A partir daí, chegou-se a várias propostas, como criar uma escola de ensino médio perto de uma das microrregiões que não dispunha de nenhuma. Os alunos precisavam sair da favela para chegar a uma escola em outro bairro. “Nesses casos estamos falando de pobreza também. Um jovem que trabalha o dia todo para sustentar a família acaba desistindo da escola porque ela está longe de casa. E tem aqueles que nem sequer têm dinheiro para se deslocar. A gente percebe como a falta de acesso a equipamentos públicos impede o desenvolvimento dos moradores. Em outras microrregiões, uma creche pode fazer mais falta que uma escola”, diz Cintia Sant’anna, que cresceu na Providência e fundou a ONG Instituto Entre o Céu e a Favela, que dá aulas de reforço escolar, cursos de qualificação profissional para as mulheres e de teatro.
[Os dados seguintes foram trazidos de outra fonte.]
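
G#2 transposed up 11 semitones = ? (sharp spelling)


Reasoning:
G#2: chromatic position 8 in octave 2 → absolute = 2×12 + 8 = 32
Transpose up 11: 32 + 11 = 43
43 = 3×12 + 7 → G in octave 3
Result = G3


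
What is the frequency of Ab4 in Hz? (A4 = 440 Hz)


Working:
f = 440 × 2^(n/12) where n = semitones from A4
Ab4: -1 semitones from A4
f = 440 × 2^(-1/12)
f = 415.30 Hz


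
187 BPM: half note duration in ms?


One quarter-note beat = 60000 / BPM = 60000 / 187 ms
Half note = 2 × quarter note
Duration = 2 × 60000 / 187 = 120000 / 187
= 641.7 ms


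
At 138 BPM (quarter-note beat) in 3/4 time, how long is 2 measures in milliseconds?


Working:
Quarter-note beat duration = 60000 / 138 ms
Beats per measure (3/4) = 3
One measure = 3 × 60000 / 138 = 180000 / 138 ms
2 measures = 2 × 180000 / 138 = 360000 / 138
= 2608.7 ms


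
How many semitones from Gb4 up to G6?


Let's work it out.
Absolute semitone position = octave×12 + chromatic position
Gb4: 4×12 + 6 = 54
G6: 6×12 + 7 = 79
Difference = 79 - 54 = 25
= 25 semitones


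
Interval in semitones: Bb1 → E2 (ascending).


Reasoning:
Absolute semitone position = octave×12 + chromatic position
Bb1: 1×12 + 10 = 22
E2: 2×12 + 4 = 28
Difference = 28 - 22 = 6
= 6 semitones


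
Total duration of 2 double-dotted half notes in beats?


Working:
Base half note = 2 beats
Dot 1 adds half the previous value: +1
Dot 2 adds half the previous value: +1/2
One double-dotted half = 2 + 1 + 1/2 = 7/2
2 of them = 2 × 7/2 = 7
= 7 beats


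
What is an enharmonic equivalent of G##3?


Solution.
Enharmonic notes sound the same pitch but are spelled with different letter names
G## and A name the same pitch class
= A3


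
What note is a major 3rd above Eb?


Let's work it out.
A 3rd spans 3 letter names, so from E we land on G
A major 3rd = 4 semitones above Eb
Spell G at that pitch: G
= G


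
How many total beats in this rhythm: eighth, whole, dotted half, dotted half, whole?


Step by step:
Beat values:
  eighth = 0.5 beats
  whole = 4 beats
  dotted half = 3 beats
  dotted half = 3 beats
  whole = 4 beats
Sum = 0.5 + 4 + 3 + 3 + 4
= 14.5 beats


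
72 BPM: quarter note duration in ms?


One quarter-note beat = 60000 / BPM = 60000 / 72 ms
Duration = 60000 / 72
= 833.3 ms


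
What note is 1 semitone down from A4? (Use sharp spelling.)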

As propostas do projeto Favela 3D foram colocadas na mesa e apresentadas à Prefeitura do Rio de Janeiro. O prefeito Eduardo Paes (PSD) sinalizou que pode juntar as secretarias para ajudar a melhorar a qualidade de vida na Providência. A meta para a execução das melhorias é de dois anos. A piauí perguntou a Sant’anna se, em 2024, a Providência seria um território menos pobre. “É tudo no que acredito neste momento. Se eu deixar de acreditar, nem levanto da cama.”